When I read about these things I always think about some of the writing of @pluralistic on graceful failure modes. A product (system) is not defined by its success but by how good or poorly it fails. I've been teaching students that not considering (poor) failure modes is a huge liability.

https://arstechnica.com/gadgets/2024/12/nightmare-zipcar-outage-is-a-warning-against-complete-app-dependency/

#failure #scalability #devops #management #governance

@koen_hufkens Had a discussion about this with a fellow veteran-engineer this weekend, about how designers are neglecting the basic #UX concept that systems should fail to manual.

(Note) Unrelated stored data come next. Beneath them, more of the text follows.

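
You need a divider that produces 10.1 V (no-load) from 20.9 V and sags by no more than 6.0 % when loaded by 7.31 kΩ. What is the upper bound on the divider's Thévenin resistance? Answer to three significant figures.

R_th ≤ 467 Ω

Loading drop = R_th/(R_th + R_L) ≤ 0.0600, so R_th ≤ R_L · ε/(1−ε) = 7.31 kΩ × 0.0600/0.9400 = 467 Ω.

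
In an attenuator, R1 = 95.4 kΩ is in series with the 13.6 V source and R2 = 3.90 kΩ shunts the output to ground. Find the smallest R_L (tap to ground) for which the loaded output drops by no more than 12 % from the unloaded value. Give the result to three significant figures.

Output resistance R_th = R1‖R2 = (95.4 × 3.90)/99.30 = 3.747 kΩ.
The fractional drop is R_th/(R_th + R_L); requiring this ≤ 0.120 gives R_L ≥ R_th(1/0.120 − 1) = 3.747 × 7.333 = 27.5 kΩ.

R_L(min) ≈ 27.5 kΩ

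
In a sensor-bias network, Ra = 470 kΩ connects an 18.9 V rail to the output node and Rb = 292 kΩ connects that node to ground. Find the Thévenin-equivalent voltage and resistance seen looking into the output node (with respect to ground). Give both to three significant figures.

V_th = 7.24 V, R_th = 180 kΩ

V_th is the open-circuit tap voltage: 18.9 × 292/(470 + 292) = 7.24 V.
With the supply zeroed, Ra and Rb appear in parallel from the tap: R_th = Ra‖Rb = (470 × 292)/762.0 = 180 kΩ.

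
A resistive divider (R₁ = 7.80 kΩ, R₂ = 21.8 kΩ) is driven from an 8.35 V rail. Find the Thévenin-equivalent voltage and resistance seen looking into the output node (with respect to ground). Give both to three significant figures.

V_th is the open-circuit tap voltage: 8.35 × 21.8/(7.80 + 21.8) = 6.15 V.
With the supply zeroed, R₁ and R₂ appear in parallel from the tap: R_th = R₁‖R₂ = (7.80 × 21.8)/29.60 = 5.74 kΩ.

V_th = 6.15 V, R_th = 5.74 kΩ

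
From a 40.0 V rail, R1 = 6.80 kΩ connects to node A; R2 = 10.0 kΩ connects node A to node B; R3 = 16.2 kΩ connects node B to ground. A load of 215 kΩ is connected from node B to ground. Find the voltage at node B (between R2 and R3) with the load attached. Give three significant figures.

At node B, R3 is in parallel with the load: R3‖R_L = 15.06 kΩ.
Below node A the resistance is R2 + (R3‖R_L) = 25.06 kΩ, so V_A = 40.0 × 25.06/31.86 = 31.46 V.
Then V_B = V_A × (R3‖R_L)/(R2 + R3‖R_L) = 31.46 × 15.06/25.06 = 18.9 V.

V ≈ 18.9 V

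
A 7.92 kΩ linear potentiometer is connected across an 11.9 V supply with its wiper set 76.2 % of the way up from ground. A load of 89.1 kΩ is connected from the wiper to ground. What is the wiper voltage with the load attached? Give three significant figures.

V ≈ 8.92 V

The wiper splits the pot into (1−α)R = 1.885 kΩ above and αR = 6.035 kΩ below.
Lower section ‖ load = 5.652 kΩ.
V_wiper = 11.9 × 5.652/(1.885 + 5.652) = 8.92 V.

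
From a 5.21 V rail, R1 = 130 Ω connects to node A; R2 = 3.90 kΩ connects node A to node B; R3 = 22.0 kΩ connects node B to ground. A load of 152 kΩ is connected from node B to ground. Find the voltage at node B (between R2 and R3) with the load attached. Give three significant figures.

V ≈ 4.31 V

At node B, R3 is in parallel with the load: R3‖R_L = 19220 Ω.
Below node A the resistance is R2 + (R3‖R_L) = 23120 Ω, so V_A = 5.21 × 23120/23250 = 5.181 V.
Then V_B = V_A × (R3‖R_L)/(R2 + R3‖R_L) = 5.181 × 19220/23120 = 4.31 V.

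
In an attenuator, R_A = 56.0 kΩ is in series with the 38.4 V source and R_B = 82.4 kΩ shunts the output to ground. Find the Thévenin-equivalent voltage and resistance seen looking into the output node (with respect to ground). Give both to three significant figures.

V_th = 22.9 V, R_th = 33.3 kΩ

V_th is the open-circuit tap voltage: 38.4 × 82.4/(56.0 + 82.4) = 22.9 V.
With the supply zeroed, R_A and R_B appear in parallel from the tap: R_th = R_A‖R_B = (56.0 × 82.4)/138.4 = 33.3 kΩ.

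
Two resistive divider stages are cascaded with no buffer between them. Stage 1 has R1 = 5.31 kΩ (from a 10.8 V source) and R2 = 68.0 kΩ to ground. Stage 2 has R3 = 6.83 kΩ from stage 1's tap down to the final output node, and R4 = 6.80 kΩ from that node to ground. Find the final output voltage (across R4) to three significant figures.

V_out ≈ 3.67 V

Stage 2 presents R3+R4 = 13.63 kΩ as a load on stage 1's tap.
Stage 1's lower leg becomes R2‖(R3+R4) = 11.35 kΩ, so V_mid = 10.8 × 11.35/16.66 = 7.359 V.
Stage 2 is itself unloaded: V_out = V_mid × R4/(R3+R4) = 7.359 × 6.80/13.63 = 3.67 V.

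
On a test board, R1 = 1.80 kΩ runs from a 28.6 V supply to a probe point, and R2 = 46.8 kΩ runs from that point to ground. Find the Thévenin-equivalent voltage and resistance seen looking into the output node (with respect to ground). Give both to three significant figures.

V_th is the open-circuit tap voltage: 28.6 × 46.8/(1.80 + 46.8) = 27.5 V.
With the supply zeroed, R1 and R2 appear in parallel from the tap: R_th = R1‖R2 = (1.80 × 46.8)/48.60 = 1.73 kΩ.

V_th = 27.5 V, R_th = 1.73 kΩ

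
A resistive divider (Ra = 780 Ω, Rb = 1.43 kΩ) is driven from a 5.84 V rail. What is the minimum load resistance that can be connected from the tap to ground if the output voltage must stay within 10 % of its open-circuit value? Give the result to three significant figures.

R_L(min) ≈ 4.54 kΩ

Output resistance R_th = Ra‖Rb = (780 × 1430)/2210 = 504.7 Ω.
The fractional drop is R_th/(R_th + R_L); requiring this ≤ 0.100 gives R_L ≥ R_th(1/0.100 − 1) = 504.7 × 9.000 = 4.54 kΩ.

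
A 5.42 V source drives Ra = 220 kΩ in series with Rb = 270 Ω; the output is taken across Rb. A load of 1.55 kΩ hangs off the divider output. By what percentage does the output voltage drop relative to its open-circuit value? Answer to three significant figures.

Unloaded V = 5.42 × 270/220300 = 0.0066437 V.
Loaded: Rb‖R_L = 229.9 Ω, giving V = 5.42 × 229.9/220200 = 0.0056591 V.
Drop = (0.0066437 − 0.0056591) / 0.0066437 = 14.8 %.

14.8 %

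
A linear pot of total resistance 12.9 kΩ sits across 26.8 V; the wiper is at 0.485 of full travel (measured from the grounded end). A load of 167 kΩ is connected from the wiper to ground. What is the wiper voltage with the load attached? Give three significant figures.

The wiper splits the pot into (1−α)R = 6.644 kΩ above and αR = 6.256 kΩ below.
Lower section ‖ load = 6.031 kΩ.
V_wiper = 26.8 × 6.031/(6.644 + 6.031) = 12.8 V.

V ≈ 12.8 V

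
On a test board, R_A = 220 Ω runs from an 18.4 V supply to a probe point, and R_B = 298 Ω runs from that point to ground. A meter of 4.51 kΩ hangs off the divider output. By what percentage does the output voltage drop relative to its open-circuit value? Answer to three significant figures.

2.73 %

The divider's output (Thévenin) resistance is R_A‖R_B = 126.6 Ω.
Fractional drop under load = R_th/(R_th + R_L) = 126.6 / (126.6 + 4510) = 0.02730.
So the output falls by 2.73 %.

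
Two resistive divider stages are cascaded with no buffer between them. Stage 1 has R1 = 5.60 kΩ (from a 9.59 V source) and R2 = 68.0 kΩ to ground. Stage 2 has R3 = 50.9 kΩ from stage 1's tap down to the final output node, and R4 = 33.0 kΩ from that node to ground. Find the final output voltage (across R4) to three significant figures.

Stage 2 presents R3+R4 = 83.90 kΩ as a load on stage 1's tap.
Stage 1's lower leg becomes R2‖(R3+R4) = 37.56 kΩ, so V_mid = 9.59 × 37.56/43.16 = 8.346 V.
Stage 2 is itself unloaded: V_out = V_mid × R4/(R3+R4) = 8.346 × 33.0/83.90 = 3.28 V.

V_out ≈ 3.28 V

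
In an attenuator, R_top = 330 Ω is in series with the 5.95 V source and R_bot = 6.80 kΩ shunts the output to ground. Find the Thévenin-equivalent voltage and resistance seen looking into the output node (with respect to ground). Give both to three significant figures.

V_th is the open-circuit tap voltage: 5.95 × 6800/(330 + 6800) = 5.67 V.
With the supply zeroed, R_top and R_bot appear in parallel from the tap: R_th = R_top‖R_bot = (330 × 6800)/7130 = 315 Ω.

V_th = 5.67 V, R_th = 315 Ω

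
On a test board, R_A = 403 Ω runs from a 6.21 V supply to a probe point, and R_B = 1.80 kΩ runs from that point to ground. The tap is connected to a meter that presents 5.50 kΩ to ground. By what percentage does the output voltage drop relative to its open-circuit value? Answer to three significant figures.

The divider's output (Thévenin) resistance is R_A‖R_B = 329.3 Ω.
Fractional drop under load = R_th/(R_th + R_L) = 329.3 / (329.3 + 5500) = 0.05649.
So the output falls by 5.65 %.

5.65 %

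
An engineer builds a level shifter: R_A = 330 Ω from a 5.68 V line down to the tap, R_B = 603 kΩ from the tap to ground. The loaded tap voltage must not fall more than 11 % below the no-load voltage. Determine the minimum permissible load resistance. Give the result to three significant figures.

Output resistance R_th = R_A‖R_B = (330 × 603000)/603300 = 329.8 Ω.
The fractional drop is R_th/(R_th + R_L); requiring this ≤ 0.110 gives R_L ≥ R_th(1/0.110 − 1) = 329.8 × 8.091 = 2.67 kΩ.

R_L(min) ≈ 2.67 kΩ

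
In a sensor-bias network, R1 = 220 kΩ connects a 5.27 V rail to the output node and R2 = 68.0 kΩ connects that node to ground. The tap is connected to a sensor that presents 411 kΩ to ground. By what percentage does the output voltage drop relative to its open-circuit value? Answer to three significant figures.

11.2 %

Unloaded V = 5.27 × 68.0/288.0 = 1.2443 V.
Loaded: R2‖R_L = 58.35 kΩ, giving V = 5.27 × 58.35/278.3 = 1.1047 V.
Drop = (1.2443 − 1.1047) / 1.2443 = 11.2 %.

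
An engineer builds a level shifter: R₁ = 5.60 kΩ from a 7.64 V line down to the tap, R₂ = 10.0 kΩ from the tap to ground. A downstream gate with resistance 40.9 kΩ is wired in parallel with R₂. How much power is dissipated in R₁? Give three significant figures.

Total resistance from the source is R₁ + (R₂‖R_L) = 13.64 kΩ, so I = 7.64/13.64 kΩ = 0.5603 mA.
P = I²·R₁ = (0.5603 mA)² × 5.60 kΩ = 1.76 mW.

P ≈ 1.76 mW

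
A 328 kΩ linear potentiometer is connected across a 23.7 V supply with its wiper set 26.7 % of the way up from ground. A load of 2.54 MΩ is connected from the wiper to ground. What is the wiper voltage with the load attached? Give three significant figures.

V ≈ 6.17 V

The wiper splits the pot into (1−α)R = 240.4 kΩ above and αR = 87.58 kΩ below.
Lower section ‖ load = 84.66 kΩ.
V_wiper = 23.7 × 84.66/(240.4 + 84.66) = 6.17 V.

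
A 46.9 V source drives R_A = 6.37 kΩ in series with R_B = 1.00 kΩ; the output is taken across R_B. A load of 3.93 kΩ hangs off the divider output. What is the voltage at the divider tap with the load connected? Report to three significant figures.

The load sits in parallel with R_B: R_B‖R_L = (1.00 × 3.93) / (1.00 + 3.93) = 0.7972 kΩ.
V_out = 46.9 × 0.7972 / (6.37 + 0.7972) = 46.9 × 0.7972/7.167 = 5.22 V.

V_out ≈ 5.22 V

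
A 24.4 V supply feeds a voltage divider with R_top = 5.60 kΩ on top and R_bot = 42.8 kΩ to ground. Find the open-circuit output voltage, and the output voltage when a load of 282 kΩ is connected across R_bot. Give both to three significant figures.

Unloaded: 21.6 V; loaded: 21.2 V

Open-circuit: V = 24.4 × 42.8/(5.60 + 42.8) = 21.6 V.
With the load, R_bot becomes R_bot‖R_L = 37.16 kΩ, so V = 24.4 × 37.16/42.76 = 21.2 V.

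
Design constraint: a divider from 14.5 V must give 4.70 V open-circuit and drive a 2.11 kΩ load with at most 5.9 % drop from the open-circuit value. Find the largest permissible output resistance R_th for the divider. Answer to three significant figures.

Loading drop = R_th/(R_th + R_L) ≤ 0.0590, so R_th ≤ R_L · ε/(1−ε) = 2.11 kΩ × 0.0590/0.9410 = 132 Ω.

R_th ≤ 132 Ω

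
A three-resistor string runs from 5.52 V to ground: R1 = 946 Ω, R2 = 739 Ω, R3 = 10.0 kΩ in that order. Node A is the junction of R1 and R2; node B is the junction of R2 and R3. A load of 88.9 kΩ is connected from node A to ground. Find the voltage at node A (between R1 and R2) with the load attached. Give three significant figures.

Below node A the series string R2+R3 = 10740 Ω sits in parallel with the 88900 Ω load: 9582 Ω.
V_A = 5.52 × 9582/(946 + 9582) = 5.02 V.

V ≈ 5.02 V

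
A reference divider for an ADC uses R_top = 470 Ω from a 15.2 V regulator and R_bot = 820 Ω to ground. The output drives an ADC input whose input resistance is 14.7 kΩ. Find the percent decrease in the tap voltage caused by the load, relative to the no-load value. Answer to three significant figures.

The divider's output (Thévenin) resistance is R_top‖R_bot = 298.8 Ω.
Fractional drop under load = R_th/(R_th + R_L) = 298.8 / (298.8 + 14700) = 0.01992.
So the output falls by 1.99 %.

1.99 %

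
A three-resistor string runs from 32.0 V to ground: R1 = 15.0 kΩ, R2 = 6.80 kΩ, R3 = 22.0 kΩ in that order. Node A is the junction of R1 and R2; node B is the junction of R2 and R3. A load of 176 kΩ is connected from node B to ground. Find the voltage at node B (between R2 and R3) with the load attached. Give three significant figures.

V ≈ 15.1 V

At node B, R3 is in parallel with the load: R3‖R_L = 19.56 kΩ.
Below node A the resistance is R2 + (R3‖R_L) = 26.36 kΩ, so V_A = 32.0 × 26.36/41.36 = 20.39 V.
Then V_B = V_A × (R3‖R_L)/(R2 + R3‖R_L) = 20.39 × 19.56/26.36 = 15.1 V.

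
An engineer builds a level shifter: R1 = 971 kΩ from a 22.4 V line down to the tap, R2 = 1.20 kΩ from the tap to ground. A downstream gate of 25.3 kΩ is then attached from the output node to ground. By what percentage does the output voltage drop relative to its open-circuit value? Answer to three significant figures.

The divider's output (Thévenin) resistance is R1‖R2 = 1.199 kΩ.
Fractional drop under load = R_th/(R_th + R_L) = 1.199 / (1.199 + 25.3) = 0.04523.
So the output falls by 4.52 %.

4.52 %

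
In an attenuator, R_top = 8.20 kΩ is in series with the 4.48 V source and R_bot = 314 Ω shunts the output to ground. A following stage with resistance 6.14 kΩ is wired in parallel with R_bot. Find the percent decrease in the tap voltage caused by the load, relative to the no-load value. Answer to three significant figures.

4.69 %

The divider's output (Thévenin) resistance is R_top‖R_bot = 302.4 Ω.
Fractional drop under load = R_th/(R_th + R_L) = 302.4 / (302.4 + 6140) = 0.04694.
So the output falls by 4.69 %.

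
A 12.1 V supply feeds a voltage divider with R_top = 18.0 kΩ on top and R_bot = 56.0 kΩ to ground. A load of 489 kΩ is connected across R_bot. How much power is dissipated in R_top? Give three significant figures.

Total resistance from the source is R_top + (R_bot‖R_L) = 68.25 kΩ, so I = 12.1/68.25 kΩ = 0.1773 mA.
P = I²·R_top = (0.1773 mA)² × 18.0 kΩ = 0.566 mW.

P ≈ 0.566 mW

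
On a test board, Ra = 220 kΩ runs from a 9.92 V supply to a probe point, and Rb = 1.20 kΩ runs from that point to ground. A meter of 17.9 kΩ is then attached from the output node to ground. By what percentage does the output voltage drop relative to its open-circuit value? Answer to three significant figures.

The divider's output (Thévenin) resistance is Ra‖Rb = 1.193 kΩ.
Fractional drop under load = R_th/(R_th + R_L) = 1.193 / (1.193 + 17.9) = 0.06251.
So the output falls by 6.25 %.

6.25 %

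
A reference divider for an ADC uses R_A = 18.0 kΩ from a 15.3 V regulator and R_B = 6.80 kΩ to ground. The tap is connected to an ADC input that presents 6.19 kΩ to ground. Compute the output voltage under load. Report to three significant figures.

The load sits in parallel with R_B: R_B‖R_L = (6.80 × 6.19) / (6.80 + 6.19) = 3.240 kΩ.
V_out = 15.3 × 3.240 / (18.0 + 3.240) = 15.3 × 3.240/21.24 = 2.33 V.

V_out ≈ 2.33 V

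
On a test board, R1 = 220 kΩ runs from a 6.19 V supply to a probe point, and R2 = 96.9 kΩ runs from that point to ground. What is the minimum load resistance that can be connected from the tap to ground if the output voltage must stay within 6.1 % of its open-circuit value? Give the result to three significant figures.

Output resistance R_th = R1‖R2 = (220 × 96.9)/316.9 = 67.27 kΩ.
The fractional drop is R_th/(R_th + R_L); requiring this ≤ 0.0610 gives R_L ≥ R_th(1/0.0610 − 1) = 67.27 × 15.39 = 1.04 MΩ.

R_L(min) ≈ 1.04 MΩ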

I have a touch-activated faucet in my new home which, when batteries fail, just doesn't let you have water. Fail-to-manual is a much more sensible approach than locked out of your car, or can't have water.

@pluralistic

@koen_hufkens @pluralistic Not only is this poor failure handling on the engineering side, it highlights a further issue: the attitude of "it doesn't matter, we'll refund the users if it happens" forgets that failures are likely to lead to consequential losses and even physical danger - or ignores that because of a click-through get-out clause
+ -
@pluralistic Many of these problems originate from shifting failure modes from a focus on weak-link problems to strong-link problems, to increase profit.

Weak-linked problems are defined by their worst performance, while strong-linked problems are defined by their best performance. Problems don't reside strictly in either category, but when dealing with infrastructure (which isn't an easily replaced discretionary purchase) the focus should not deviate too far from a weak-link assumption.